Über die Finger können die Schadstoffe von der Schale in den Mund gelangen

Auf fast allen konventionellen Produkten steht der Hinweis, das sie nach der Ernte mit Antischimmelmitteln wie Imazalil, Thiabendazol und/ oder Orthophenylphenol konserviert worden sind. Nur auf der Verpackung von The Greenery Mandarinen Ellendale von Norma fehlt dieser Hinweis. Da Rückstände von zwei Mitteln darin gefunden wurden, werten wir ab.

Vier Fünftel der untersuchten Mandarinen enthalten gleich mehrere Rückstände von Pestizidwirkstoffen; bis zu sieben in einer Probe. Auch wenn es sich nur um Spuren handelt, die wahrscheinlich nicht gesundheitsschädlich sind, werten wir fünf und mehr Rückstände ab. Mögliche Wechselwirkungen einzelner Stoffe untereinander und die Auswirkung auf die Gesundheit sind noch viel zu wenig erforscht.

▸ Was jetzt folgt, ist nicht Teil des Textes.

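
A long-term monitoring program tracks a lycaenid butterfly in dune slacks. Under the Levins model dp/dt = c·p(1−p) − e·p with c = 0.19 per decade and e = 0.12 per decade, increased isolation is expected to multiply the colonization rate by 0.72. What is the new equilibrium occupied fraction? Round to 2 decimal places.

Before: p* = 1 − 0.12/0.19 = 0.3684.
After the change, c = 0.1368, e = 0.12, so p* = 1 − 0.12/0.1368 = 0.1228.

0.12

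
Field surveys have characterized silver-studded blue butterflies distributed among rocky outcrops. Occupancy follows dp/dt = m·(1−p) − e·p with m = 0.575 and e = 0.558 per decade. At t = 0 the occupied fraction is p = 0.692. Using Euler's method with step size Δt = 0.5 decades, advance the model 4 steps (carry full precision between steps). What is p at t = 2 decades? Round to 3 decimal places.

Update rule: p ← p + [m·(1−p) − e·p]·Δt with Δt = 0.5.
t = 0.5: p = 0.69200 + (-0.10452) = 0.58748
t = 1: p = 0.58748 + (-0.04531) = 0.54217
t = 1.5: p = 0.54217 + (-0.01964) = 0.52253
t = 2: p = 0.52253 + (-0.00851) = 0.51402

0.514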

So reagierten die Hersteller

Der Erzeuger der mit "ungenügend" bewerteten Happy Tree Satsumas von Penny bestreitet, den Wirkstoff eingesetzt zu haben. Er liefert uns diverse Gutachten aus dem Untersuchungszeitraum, in denen zwar geringfügige Rückstände auftauchten, Malathion allerdings nicht. Auch von Penny erhielten wir viele solcher Gutachten und die Information, dass der Erzeuger mit sofortiger Wirkung auf unbegrenzte Zeit für die Anlieferung gesperrt wurde. Auch vom Zwischenhändler Univeg wurde der Erzeuger vorsorglich bis zur Klärung der Sache gesperrt.

Testverfahren

So haben wir getestet

Der Einkauf

Mandarinen sind typische Saisonware, bei der Einkauf und Untersuchung besonders zeitnah erfolgen. Mitte September wurden die ersten Satsumas von unserem Einkäufer im Supermarkt entdeckt. Bis Ende Oktober kaufte er dann jeweils drei Proben zu unterschiedlichen Zeiten in jeder der Ketten ein.

Kritische Inhaltsstoffe

Im konventionellen Anbau von Zitrusfrüchten werden Wirkstoffe zum Schutz vor Pilzbefall, Insektenfraß und gegen Unkräuter verwendet. Besonders häufig kommen Stoffe wie Chlorpyrifos-Ethyl, Lambda-Cyhalothrin und Pyriproxifen gegen Insekten zum Einsatz. Imazalil und Thiabendazol werden meistens als Nachbehandlungsmittel verwendet, um die Früchte länger haltbar zu machen. Orthophenylphenol ist nur zur Nachbehandlung erlaubt. Neben den bekannten "Verdächtigen" tauchen auch immer wieder neue Wirkstoffe auf. Unser Speziallabor passt das jeweilige Untersuchungsspektrum deshalb kontinuierlich den neuen Gegebenheiten an. Mit drei verschiedenen Screeningmethoden sind die Früchte auf über 500 verschiedene Wirkstoffe untersucht worden.

Bewertung

Zunächst wird jede Probe einzeln bewertet. Das Gesamtergebnis ergibt sich aus dem Mittelwert von drei unterschiedlichen Chargen jeder Supermarkt- und Discounterkette. So werden zum einen die Erzeuger überprüft, zum anderen die Qualitätssicherungsmaßnahmen der jeweiligen Handelskette. Die Überschreitung von einer Höchstmenge führt immer zu einem ungenügenden Endergebnis: sowohl für die Einzelprobe als auch für das Paket. ÖKO-TEST ist strenger als der Gesetzgeber und beginnt stufenweise abzuwerten, wenn zehn beziehungsweise 50 Prozent der Höchstmenge oder 50 Prozent der Akuten Referenzdosis ausgeschöpft sind.